Teamwork across diversified companies gets a boost from equity incentives, research shows
Good salaries and cash bonuses are nice. But if businesses really want to get managers helping each other across divisions, they'll give them equity in the company as well, according to new research out of the University of Toronto's Rotman School of Management.
The use of company shares as part of executive compensation is nothing new, but it has increasingly filtered down to middle managers, particularly in "new economy," tech-based companies. The online retailing giant Amazon, for example, has one of the most equity-heavy management compensation packages in its industry. At the same time, Amazon pays no profit-based cash bonuses because, according to Amazon CEO Jeff Bezos, they are "detrimental to teamwork." So far there has been little research examining these changing practices, especially as they relate to cooperation across different business units and divisions.
Researchers developed a theoretical model where business unit managers were given an incentive package built on combinations of firm equity, unit profits and firm-wide profits. Managers put themselves out more when shares in the company were included in the mix, exerting more effort towards their own unit's tasks as well as towards helping managers of other units.
The model predicts that shifts to more equity-based incentives would be likeliest in environments where short-term profits were uncertain but long-term growth looked good.

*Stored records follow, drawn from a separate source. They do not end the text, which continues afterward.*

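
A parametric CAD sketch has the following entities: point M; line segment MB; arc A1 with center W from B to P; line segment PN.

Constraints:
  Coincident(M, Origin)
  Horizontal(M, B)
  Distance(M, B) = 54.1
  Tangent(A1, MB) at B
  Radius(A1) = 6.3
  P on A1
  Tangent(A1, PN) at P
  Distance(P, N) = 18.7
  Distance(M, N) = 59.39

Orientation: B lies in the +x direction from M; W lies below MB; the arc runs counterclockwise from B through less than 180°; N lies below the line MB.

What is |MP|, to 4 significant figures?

48.74

Checks: |WP| = 6.300 ✓; ∠(WP, PN) = 90.00° ✓; |PN| = 18.70 ✓; |MN| = 59.39 ✓.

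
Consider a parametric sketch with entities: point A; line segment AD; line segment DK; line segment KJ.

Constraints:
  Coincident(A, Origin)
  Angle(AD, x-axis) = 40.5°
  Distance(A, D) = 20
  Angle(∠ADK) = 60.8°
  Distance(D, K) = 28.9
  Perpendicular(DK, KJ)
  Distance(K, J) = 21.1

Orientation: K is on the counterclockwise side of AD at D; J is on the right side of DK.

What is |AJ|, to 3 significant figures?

43.0

A is at the origin; AD runs at 40.5° with length 20.0, so D = 20.0·(cos 40.5°, sin 40.5°) = (15.2, 13.0). ∠ADK = 60.8°, so DK runs at 40.5° + (180° − 60.8°) = 160° from the x-axis; with |DK| = 28.9, K = D + 28.9·(cos 160°, sin 160°) = (-11.9, 23.0). The perpendicularity gives KJ at right angles to DK; with |KJ| = 21.1 on the right of DK, J = K + 21.1·(0.347, 0.938) = (-4.58, 42.8). Then |AJ| = |J − A| = 43.0.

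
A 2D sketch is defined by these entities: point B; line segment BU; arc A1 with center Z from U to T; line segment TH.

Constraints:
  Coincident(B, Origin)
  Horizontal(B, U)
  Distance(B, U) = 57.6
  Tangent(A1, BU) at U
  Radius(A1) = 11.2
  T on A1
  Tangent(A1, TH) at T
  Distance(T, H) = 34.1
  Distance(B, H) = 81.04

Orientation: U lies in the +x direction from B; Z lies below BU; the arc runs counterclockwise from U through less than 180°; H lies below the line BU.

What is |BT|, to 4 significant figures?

51.22

B is at the origin; B and U share the same y with |BU| = 57.6 and U on the +x side, so U = (57.60, 0.000). Tangency of A1 to BU means the radius ZU is perpendicular to BU, so Z = U + (0, -11.2) = (57.60, -11.20). Since ZT ⟂ TH (tangency), |ZH| = √(11.2² + 34.1²) = 35.89 regardless of where T sits on A1. So H lies on both circle(B, 81.04) and circle(Z, 35.89); the below-BU intersection is H = (66.79, -45.90). T is the foot of the tangent from H: T = (48.21, -17.30).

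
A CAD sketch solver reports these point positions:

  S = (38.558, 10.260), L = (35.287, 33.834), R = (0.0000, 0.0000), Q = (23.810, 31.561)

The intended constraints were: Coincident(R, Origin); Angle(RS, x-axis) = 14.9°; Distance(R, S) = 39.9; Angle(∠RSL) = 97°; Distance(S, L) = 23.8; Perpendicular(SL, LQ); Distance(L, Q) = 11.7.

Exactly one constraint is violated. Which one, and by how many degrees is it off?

Perpendicular(SL, LQ) — off by 3.30°.

R = (0.00, 0.00) ✓; RS at 14.90° ✓; |RS| = 39.90 ✓; ∠RSL = 97.00° ✓; |SL| = 23.80 ✓; ∠(SL, LQ) = 93.30° ✗; |LQ| = 11.70 ✓.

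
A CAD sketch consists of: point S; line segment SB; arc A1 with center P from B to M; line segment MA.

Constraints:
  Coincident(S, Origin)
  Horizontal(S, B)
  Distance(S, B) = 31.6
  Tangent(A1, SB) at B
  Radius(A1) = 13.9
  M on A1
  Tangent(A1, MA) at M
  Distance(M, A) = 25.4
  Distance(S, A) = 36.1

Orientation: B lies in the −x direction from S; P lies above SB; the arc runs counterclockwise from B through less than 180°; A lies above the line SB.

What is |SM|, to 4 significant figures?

20.81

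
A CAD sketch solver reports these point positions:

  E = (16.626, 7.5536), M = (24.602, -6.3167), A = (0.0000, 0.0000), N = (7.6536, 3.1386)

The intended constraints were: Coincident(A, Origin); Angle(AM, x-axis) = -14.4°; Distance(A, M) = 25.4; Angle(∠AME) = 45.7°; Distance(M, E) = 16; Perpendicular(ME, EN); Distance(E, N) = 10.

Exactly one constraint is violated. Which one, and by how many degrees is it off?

Perpendicular(ME, EN) — off by 3.70°.

A = (0.00, 0.00) ✓; AM at -14.40° ✓; |AM| = 25.40 ✓; ∠AME = 45.70° ✓; |ME| = 16.00 ✓; ∠(ME, EN) = 86.30° ✗; |EN| = 10.00 ✓.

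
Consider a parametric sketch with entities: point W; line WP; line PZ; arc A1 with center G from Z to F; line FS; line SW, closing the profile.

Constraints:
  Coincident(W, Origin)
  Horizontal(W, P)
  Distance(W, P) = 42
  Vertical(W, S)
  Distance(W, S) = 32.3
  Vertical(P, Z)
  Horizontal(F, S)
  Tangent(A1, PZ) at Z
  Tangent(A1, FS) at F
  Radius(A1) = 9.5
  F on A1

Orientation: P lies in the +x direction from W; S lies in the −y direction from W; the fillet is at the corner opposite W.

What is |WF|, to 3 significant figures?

45.8

W is at the origin; W and P share the same y with |WP| = 42.0 and P on the +x side, so P = (42.0, 0.00). W and S share the same x with |WS| = 32.3 and S on the −y side, so S = (0.00, -32.3). The virtual corner opposite W is at (42.0, -32.3). Since A1 is tangent to PZ there, GZ ⟂ PZ and the tangent condition forces GF to be normal to FS, with radius 9.5, so the center G sits 9.5 in from both sides at G = (32.5, -22.8). That places the tangent points at Z = (42.0, -22.8) on PZ and F = (32.5, -32.3) on FS. Then |WF| = |F − W| = 45.8.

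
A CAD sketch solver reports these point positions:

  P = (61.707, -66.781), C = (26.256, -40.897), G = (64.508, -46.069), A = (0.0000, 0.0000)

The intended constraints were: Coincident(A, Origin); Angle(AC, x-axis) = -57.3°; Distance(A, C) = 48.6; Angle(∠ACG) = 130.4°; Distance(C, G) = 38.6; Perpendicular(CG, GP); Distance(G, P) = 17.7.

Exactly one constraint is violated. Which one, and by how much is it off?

Distance(G, P) = 17.7 — off by 3.20.

A = (0.00, 0.00) ✓; AC at -57.30° ✓; |AC| = 48.60 ✓; ∠ACG = 130.4° ✓; |CG| = 38.60 ✓; ∠(CG, GP) = 90.00° ✓; |GP| = 20.90 ✗.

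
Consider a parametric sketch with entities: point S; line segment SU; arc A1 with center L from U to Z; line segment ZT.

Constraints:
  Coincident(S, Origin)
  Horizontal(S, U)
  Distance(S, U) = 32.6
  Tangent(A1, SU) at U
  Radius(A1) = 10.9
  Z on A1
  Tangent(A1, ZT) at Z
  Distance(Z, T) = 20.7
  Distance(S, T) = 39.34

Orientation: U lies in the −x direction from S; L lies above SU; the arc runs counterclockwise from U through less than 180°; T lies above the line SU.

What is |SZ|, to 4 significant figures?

24.54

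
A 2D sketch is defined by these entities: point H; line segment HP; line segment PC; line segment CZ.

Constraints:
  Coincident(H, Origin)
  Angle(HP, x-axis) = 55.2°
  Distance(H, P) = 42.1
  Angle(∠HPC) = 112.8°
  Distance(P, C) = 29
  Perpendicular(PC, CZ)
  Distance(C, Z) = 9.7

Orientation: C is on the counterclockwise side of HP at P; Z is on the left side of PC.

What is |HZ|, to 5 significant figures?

53.859

H is at the origin; HP runs at 55.2° with length 42.1, so P = 42.1·(cos 55.2°, sin 55.2°) = (24.027, 34.570). ∠HPC = 112.8°, so PC runs at 55.2° + (180° − 112.8°) = 122.40° from the x-axis; with |PC| = 29.0, C = P + 29.0·(cos 122.40°, sin 122.40°) = (8.4881, 59.056). PC is perpendicular to CZ; with |CZ| = 9.7 on the left of PC, Z = C + 9.7·(-0.84433, -0.53583) = (0.29808, 53.858). Then |HZ| = |Z − H| = 53.859.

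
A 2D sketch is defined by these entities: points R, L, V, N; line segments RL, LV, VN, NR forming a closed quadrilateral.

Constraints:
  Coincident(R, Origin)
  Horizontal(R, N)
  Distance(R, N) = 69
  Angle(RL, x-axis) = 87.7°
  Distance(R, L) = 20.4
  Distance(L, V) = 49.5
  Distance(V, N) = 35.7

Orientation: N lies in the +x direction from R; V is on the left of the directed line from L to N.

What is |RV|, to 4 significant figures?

57.72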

Based on that, future-oriented firms should consider pushing equity-based incentives further down the management chain than might have been done in the past, says Joanne Oxley who is the McCutcheon Professor in International Business and a professor of strategic management at the Rotman School. She co-authored the study with Gurupdesh Pandher of the University of Windsor.
As well, "our results suggest that you should use equity incentives more for managers who need to collaborate across divisions than for those who are focused on their own tasks," says Prof. Oxley. "All in all, it's just a really useful thing to have in the toolkit."
The study was published in a recent issue of Strategic Management Journal.